孙犁是文学史上的清才,清辞丽句,为一时小说家之选。重要小说集有《荷花淀》(1947年)、《芦花荡》(1949年)、《嘱咐》(1949年)等。

1、孙犁充分写出了解放区劳动妇女的成长,写出了她们内心的美。

中国现代文学史上历来有描写劳动妇女的传统,但多是描写她们所受的苦难,如鲁迅的《祝福》;也有着重描写劳动妇女身上的闪光品质的,如艾芜作品中的某些篇章,沈从文的《边城》等,但他们或是反映时代大潮冲击圈外的人物,从隐藏的下层社会烟尘里发掘出受伤的灵魂美,或是从人性的角度歌颂下层人民原始的灵魂美。

孙犁所表现的则是解放了的新时代劳动妇女的灵魂美。孙犁笔下的农村妇女不再有艾芜人物的病态,而表现出健康的色彩,人物的美好秉性产生于现实的新的阶级关系与生产关系的土壤中。孙犁可以说发展了现代文学表现劳动妇女灵魂美的传统。

2、孙犁集中表现革命战争年代的妇女识大体、乐观主义的精神和献身精神的“美的极致”,不愿意让社会的丑恶现象进入自己的作品。

孙犁先说的独特主题:表现农民。尤其是他们中的劳动妇女在伟大民族战争中的觉醒,挖掘农民内在的灵魂美、人情美,以此歌颂美的新时代、新农村的诞生,歌颂创造着美的革命,表现自己对美的追求。

艺术手法:

(1)抓住人物的主要方面。

孙犁捕捉生活的独特方式和典型塑造方法上的独创性:紧紧抓住与自己心灵相契合的一瞬间,印象式地抓住形象打动自己的那一部分,加以突出描写。如《吴召儿》中对吴召儿的描写。抓住人物思想性格最主要最突出的部分,“强调它、突出它,更多地提到它,用重笔调写它,使它鲜明起来,凸现出来,发射光亮,照人眼目”,而坚决舍弃非主要,特点不鲜明的部分。

(2)作品的抒情性。同时在客观形象中倾注了自己的主观情感。作家写人物,也就是在写自己,达到了主客体的完美融合。

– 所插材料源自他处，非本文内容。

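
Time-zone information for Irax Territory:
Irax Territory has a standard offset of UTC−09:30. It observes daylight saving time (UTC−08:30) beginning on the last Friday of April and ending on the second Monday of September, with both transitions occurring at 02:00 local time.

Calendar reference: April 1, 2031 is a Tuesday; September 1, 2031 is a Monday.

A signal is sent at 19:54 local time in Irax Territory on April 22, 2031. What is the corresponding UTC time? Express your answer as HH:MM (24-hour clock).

05:24

1 April 2031 is a Tuesday, so Fridays fall on 4, 11, 18, 25; the last is April 25.
1 September 2031 is a Monday, so the first Monday is September 1 and the second is September 8.
April 22, 2031 does not fall between 25 April and 8 September, so daylight saving is not in effect and Irax Territory is at UTC−09:30.
19:54 local + 9h30m = 05:24 UTC (rolling into the next day, 23 April 2031).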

(3)散文性。孙犁的小说不以情节取胜,作品中情节往往不完整,而是用一连串的生活画面,或用一种思想,一组细节串通起来。

(4)清新、明净的语言风格。

总结:孙犁的小说的传统性和民间性比较内在,表现出一种中和之美的原则。孙犁的小说以其美的特质和独特艺术风格在解放区小说中占据了一个特殊位置。以他为首,后来形成了一个荷花淀派。

浅谈孙犁小说几点艺术特色

----读孙犁《荷花淀》有感(三千三百字)

         

对于“善良的东西,美好的东西”的表现,是孙犁创作的原则。也正是这一原则,凭借作者对广阔的冀中平原和旖旎的白洋淀的风光的熟悉,创作出了一篇篇脍炙人口的佳作,今天读来仍然令人口舌生津。孙犁文笔婉约而流畅,感情抒发和人物感情的的描述,都同景物与人物的描绘自然融合,篇篇作品都具有浓郁的浪漫主义色彩和抒情诗的韵致。这是就是孙犁小说清新雅丽的独特风格。《芦花荡》是《菏花淀》的姊妹篇,也是写残酷战争环境中的人和事,但读来一点儿也没有那种凄惨悲戚的感觉,相反感觉到的只是高昂在作品中的战胜敌人的坚定信念和乐观精神。透过《芦花荡》,我们能充分体会到孙犁小说创作的鲜明特色。

一、立足于小人物描写来反映时代主题。

孙犁小说中的人物,我们看不到“只解沙场为国死,何须马革裹尸还”的狼牙山五壮士式的英雄,也看不到烈火中忍着剧痛的邱少云般的英雄……我们所能触摸到的只是一个个生在冀中、长在冀中的普通形象,有勤劳朴实勇敢的水生嫂,有懂事热情的十六七岁的妞儿,更有自信勇敢聪明且带有传奇色彩的老头子。这些都是冀中抗日军民中极普通的一员,特别是《芦花荡》里老头子,小说中连姓名都没有,我们只知道的就是他有高超的驾船本领,不会使枪,藐视敌人,无所畏惧,对战争的警惕性不高,过于自信,是个有缺点的英雄,虽如此,却丝毫不影响我们对这位老人的认可和赞许。老人单枪匹马来往穿梭于敌人封锁线,内外联络,运输粮食,运送干部;那“你什么也靠给我”的豪言壮语,表现了他为民族抗战甘愿竭尽心力的精神;其中对两个孩子的喜爱更显真切,他对大菱说“他们打伤了你,流了这么多血,等明天我叫他们十个人流血”的许诺,我们深深地感觉到在老人内心中所涌动着的咱中国人是白洋淀的主人热情和咱中国人是永远不可战胜的自信,他对乡土是那么的充满感情,对侵略者是那么的充满仇恨,而这一切正是那一特殊背景下同仇敌忾、保家卫国的中国人民的真实写照。老头子,不,冀中平原那些普普通通的中国人,为了民族的解放,他们置个人安危于不顾,再大险也敢冒,再大的困难也能克服,这就是可歌可泣的中国人民,这就是不可战胜的民族精神。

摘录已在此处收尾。